Much too complicated, make that

array[0] = routine1;

etc.

array[1] = addressof(routine2);
array[2] = addressof(routine3);
x = 2;
call(array[x]);

And use here just

array[2]( );

return(0);
}

Regards, Jens

 

[Joona I Palaste]

Hello,

How does one call a pointer? Basically, what I would like to do is
have an array of pointers so that a value of a variable in a struct will
act as an index to the array, which contains the addresses of routines.
How does one do this in C? Can it be done?
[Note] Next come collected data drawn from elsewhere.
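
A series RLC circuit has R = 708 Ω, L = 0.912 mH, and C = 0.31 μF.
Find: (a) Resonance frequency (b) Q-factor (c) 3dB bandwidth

Step 1 — Resonance condition Im(Z)=0 gives ω₀ = 1/√(LC).
Step 2 — ω₀ = 1/√(0.000912·3.1e-07) = 5.947e+04 rad/s.
Step 3 — f₀ = ω₀/(2π) = 9465 Hz.
Step 4 — Series Q: Q = ω₀L/R = 5.947e+04·0.000912/708 = 0.07661.
Step 5 — 3dB bandwidth: Δω = ω₀/Q = 7.763e+05 rad/s; BW = Δω/(2π) = 1.236e+05 Hz.

(a) f₀ = 9465 Hz  (b) Q = 0.07661  (c) BW = 1.236e+05 Hz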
I'm still new to C, so
some of the code below will not be valid...Like the pointer type.

#include <stdio.h>

pointer array[3];
int x;

int routine1()
{
printf("This is routine 1\n");
return(0);
}

int routine2()
{
printf("This is routine 2\n");
return(0);
}

int routine3()
{
printf("This is routine 3\n");
return(0);
}

int main()
{
array[0] = addressof(routine1);
array[1] = addressof(routine2);
array[2] = addressof(routine3);
x = 2;
call(array[x]);
return(0);
}

Look up function pointers. Basically what you first want to do is:
typedef int (*pointer)();
and then your addressof and call routines diminish to:
array[0] = routine;
and:
array[x]();

 

[Emmanuel Delahaye]

How does one call a pointer? Basically, what I would like to do is
have an array of pointers so that a value of a variable in a struct will
act as an index to the array, which contains the addresses of routines.
How does one do this in C? Can it be done? I'm still new to C, so
some of the code below will not be valid...Like the pointer type.

<snip pseudo-code>

You need to open your C-book and read about 'pointers to functions'.

 

[Emmanuel Delahaye]

Make that

int ( * array[ 3 ] )( void );

Sounds ugly to me. What about:

typedef int fun_f (void);

<...>

fun_f * array[3];

 

[Daniel Rudy]

And somewhere around the time of 05/15/2004 02:53, the world stopped and
listened as Daniel Rudy contributed the following to humanity:

Hello,

Thanks to everyone who replied. It was greatly helpful.